I walked up the hill to the Parking Services department. They offered me an option to buy a semester pass for like $250, but since it was then end of the semester, the passes expired, so I had the option to pay $5 a day until I left in December and another $250 when I returned un January.
I considered this for a while as it did seem like less hassle. But the whole system seems flawed. And everyone knows it. So I made the staff write out tickets for me in advance (wasting their time). I walked out daily to put my ticket out (wasting my time, but maybe getting a tiny bit of exercise). And when I did get tickets, it would again waste staff time calling Parking and doing whatever they had to to clear the matter. Oh, and then the time wasted of the people who patrol the lot giving me the tickets.
Anyone who has worked on a university or college campus knows that the one force of power that no one can counter are the Parking People. There is no countering them. When I was a graduate student at Arizona State University, I got a ticket for parking in a lot, the biggest and most distant lot, the week after finals (I had no pass), and got a $25 ticket. I tried to protest by bringing them a box of 2500 pennies. They refused to accept it.
Before I left for the holidays in December I turned in a ticket to the guy who turns out to be the building manager. I apologized for making his staff have to deal with it. He apologized for me having to deal with it and said he was trying to work with parking Services to be able to provide guests with extended passes. He laughed and said he drinks with the director of that department.
When I returned in January, they wrote me a pass that expired at the end of the month, and again in February. It seemed like things had been taken care of because I maybe only got one.

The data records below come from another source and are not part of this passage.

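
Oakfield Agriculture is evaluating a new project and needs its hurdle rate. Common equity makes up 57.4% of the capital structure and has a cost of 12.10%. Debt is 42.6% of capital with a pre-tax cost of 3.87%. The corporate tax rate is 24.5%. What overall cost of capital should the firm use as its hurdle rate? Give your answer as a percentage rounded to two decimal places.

8.19%

After-tax cost of debt = 3.87% × (1 − 24.5%) = 2.9219%.
WACC = 0.574 × 12.1000% + 0.426 × 2.9219% = 8.1901%.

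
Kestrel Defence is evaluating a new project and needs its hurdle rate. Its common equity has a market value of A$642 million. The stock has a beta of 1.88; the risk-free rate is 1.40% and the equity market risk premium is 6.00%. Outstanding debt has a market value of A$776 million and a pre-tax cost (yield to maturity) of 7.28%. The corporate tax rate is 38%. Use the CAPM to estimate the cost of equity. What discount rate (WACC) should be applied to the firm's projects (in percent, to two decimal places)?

8.21%

Cost of equity via CAPM: Re = 1.4% + 1.88 × 6.0% = 12.6800%.
Total capital V = 642 + 776 = 1418.
Equity: weight = 642/1418 = 0.4528; cost = 12.68%.
Debt: weight = 776/1418 = 0.5472; after-tax cost = 7.28% × (1 − 38%) = 4.5136%.
WACC = 0.4528 × 12.6800% + 0.5472 × 4.5136% = 8.2109%.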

But in the last two weeks, it has almost become a daily ritual

cc licensed ( BY-SA ) flickr photo shared by cogdogblog
So I take in my handful of tickets to the front desk and apologize. They apologize.
You’d think someone in Parking Services could figure out it’s not worth the time to keep giving tickets to the red truck with Arizona plates since they keep coming back.
You’d think.
And it’s not like there is a shortage of parking. This is a huge lot on the edge of campus, far from buildings besides the residence hall, and at its maximum, it’s maybe 30% full.
Unlike my other gripes about airlines of Verizon or other services, this one just makes me wonder. It is so un-important, but as a system of obvious problems it just continues on and on.
For the most part, the only sane thing a person can do is shrug it off as something that cannot be changed. But there’s that thing Einstein said about doing the same thing over and over again.
One could say the same thing about me taking this much time to even write about something trivial. But what happens in the scope of things that maybe are less trivial than parking tickets, what does it say that we can shrug of irrational systems?
I won’t atone.
When someone is mad enough to put up a parking department? This department very soon will have a very important director, and a staff, and the department will be very important. The people in the parking department will become very important people. There task is very important and you should not make fools of them. Do not mention the policy in police stations where putting an officer in the parking duties is a very severe punishment.
Actually, a good story well told that makes me feel less alone in an increasingly irrational world!